Lead levels elevated in New Orleans homes following Hurricane Katrina
MedWire News: Study findings show that following the aftermath of Hurricane Katrina nearly two-thirds of homes in affected areas have lead levels above recommended safe limits, raising concerns about potential health risks for the New Orleans population.
"New Orleans children are at a risk for elevated blood lead levels, including children who were not considered at high risk previously and for whom lead reduction has been considered a public health success," say Felicia Rabito (Tulane School of Public Health and Tropical Medicine, New Orleans, Louisiana, USA) and colleagues.
During 2007-2008, the researchers administered a standard residential questionnaire and performed lead testing of both the interior and exterior of 109 homes located in New Orleans.
Using standard Department of Housing and Urban Development (HUD)/Environmental Protection Agency (EPA) cut-off points of more than 40 µg/ft2 for floor dust and over 250 µg/ft2 for windowsill dust, 50.5% of homes had at least one interior sample containing elevated levels of lead.
Furthermore, 46.7% of 90 homes with bare soil had levels greater than 400 ppm, with 26.7% showing levels in excess of 1200 ppm. When both interior and exterior samples were considered, 61.4% of homes had least one measurement in excess of the HUD/EPA standard.
After controlling for housing age, soil lead levels remained significantly associated with interior lead levels above HUD/EPA recommendations.

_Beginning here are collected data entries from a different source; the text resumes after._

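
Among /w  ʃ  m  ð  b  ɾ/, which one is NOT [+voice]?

ʃ

/ʃ/ is the voiceless postalveolar fricative, which is [-voice]; the rest — /w, ɾ, m, b, ð/ — are [+voice].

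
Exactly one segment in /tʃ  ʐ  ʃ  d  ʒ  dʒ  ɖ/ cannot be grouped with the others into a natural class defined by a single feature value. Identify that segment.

/ʐ, tʃ, ʒ, ɖ, dʒ, ʃ/ are all [−anterior], but /d/ (voiced alveolar stop) is [+anterior]. No other single segment can be removed to leave a set sharing one feature value that the removed segment lacks, so /d/ is the odd one out.

d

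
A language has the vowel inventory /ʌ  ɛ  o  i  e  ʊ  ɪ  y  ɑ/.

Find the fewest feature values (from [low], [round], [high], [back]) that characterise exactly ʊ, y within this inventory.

Every target segment is [+high], [+round]; each remaining inventory member fails at least one of these. Each conjunct is needed — [+round] alone would also admit /o/; [+high] alone would also admit /i, ɪ/ — and no other single listed feature has exactly this extension, so two is the minimum.

[+high, +round]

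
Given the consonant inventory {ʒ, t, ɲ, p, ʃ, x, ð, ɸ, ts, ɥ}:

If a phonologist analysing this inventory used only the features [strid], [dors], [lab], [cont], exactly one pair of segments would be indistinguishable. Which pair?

On the given features, /ʃ/ and /ʒ/ have an identical profile: [+strident], [−dorsal], [−labial], [+continuant]. No other two segments in the inventory coincide on all 4 features. (They do differ in [voice], which is not among the given features.)

ʃ, ʒ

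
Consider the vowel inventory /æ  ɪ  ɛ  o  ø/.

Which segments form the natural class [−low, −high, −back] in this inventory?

ɛ, ø

Checking each segment against [−low], [−high], [−back]: /ɛ/ (mid front unrounded lax vowel), /ø/ (mid front rounded tense vowel) satisfy every feature; every other segment in the inventory fails at least one.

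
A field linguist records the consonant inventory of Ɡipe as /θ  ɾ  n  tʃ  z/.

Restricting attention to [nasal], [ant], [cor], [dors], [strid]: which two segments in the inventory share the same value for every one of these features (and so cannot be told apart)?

/θ/ (voiceless dental fricative) and /ɾ/ (alveolar tap) are both [-nasal], [+anterior], [+coronal], [-dorsal], [-strident], so none of the listed features separates them. (They do differ in [sonorant] and [voice], which are not among the given features.) Every other pair in the inventory differs on at least one listed feature.

θ, ɾ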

When the researchers compared soil lead levels for pre- and post-Hurricane Katrina time periods, they found that in the 2000 survey soil lead ranged from 25 to 1789 ppm while in the 2007-2008 survey the range was significantly increased, from 10 to 24,000 ppm.
In addition, medial soil lead levels post-Hurricane Katrina were 37% higher than those before the event, at 560 versus 408 ppm.

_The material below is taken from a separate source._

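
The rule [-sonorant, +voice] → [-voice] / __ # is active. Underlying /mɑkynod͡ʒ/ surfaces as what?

/d͡ʒ/ satisfies [-sonorant, +voice] and sits in __ #. The [-voice] counterpart of the voiced postalveolar affricate is /t͡ʃ/. Other segments in /mɑkynod͡ʒ/ either fail the structural description or are not in the environment, so the surface form is [mɑkynot͡ʃ].

[mɑkynot͡ʃ]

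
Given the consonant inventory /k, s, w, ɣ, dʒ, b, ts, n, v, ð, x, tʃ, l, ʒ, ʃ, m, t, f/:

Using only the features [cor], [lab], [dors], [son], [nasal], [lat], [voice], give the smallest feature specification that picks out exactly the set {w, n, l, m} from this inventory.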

Regression analysis revealed that the age of housing was the only factor significantly associated with elevated soil lead. Age of housing and elevated soil lead were significantly associated with increased interior lead levels.
Rabito and team note that the widespread lead contamination around homes was unexpected, given the low proportion of minority homeowners - who would normally be considered to have a low risk for lead exposure - included in the study.

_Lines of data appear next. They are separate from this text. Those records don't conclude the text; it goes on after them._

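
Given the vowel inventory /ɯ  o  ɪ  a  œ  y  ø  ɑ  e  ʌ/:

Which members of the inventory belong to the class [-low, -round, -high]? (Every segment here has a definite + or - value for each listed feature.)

e, ʌ

Eliminate segments failing any feature: /ɯ, ɪ/ are [+high]; /o, œ, y, ø/ are [+round]; /a, ɑ/ are [+low]. The remaining /e, ʌ/ satisfy [-low], [-round], [-high].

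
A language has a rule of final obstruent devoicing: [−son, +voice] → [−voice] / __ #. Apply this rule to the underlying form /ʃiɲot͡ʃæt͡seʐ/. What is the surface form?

The only segment in the rule's environment that also matches [−son, +voice] is /ʐ/. Applying [−voice] turns the voiced retroflex fricative into /ʂ/ (voiceless retroflex fricative), giving [ʃiɲot͡ʃæt͡seʂ].

[ʃiɲot͡ʃæt͡seʂ]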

"Lead contamination may be a result of the unprecedented amount of home renovation and demolition that was required as a result of Hurricane Katrina damage both in high and low income neighborhoods," say the authors.
"Steps should be taken to mitigate the risk of exposure to lead-contaminated soil and dust. Further research is needed to quantify the possible contribution of reconstruction activities to environmental lead levels," write the authors in the journal Environmental Health Perspectives.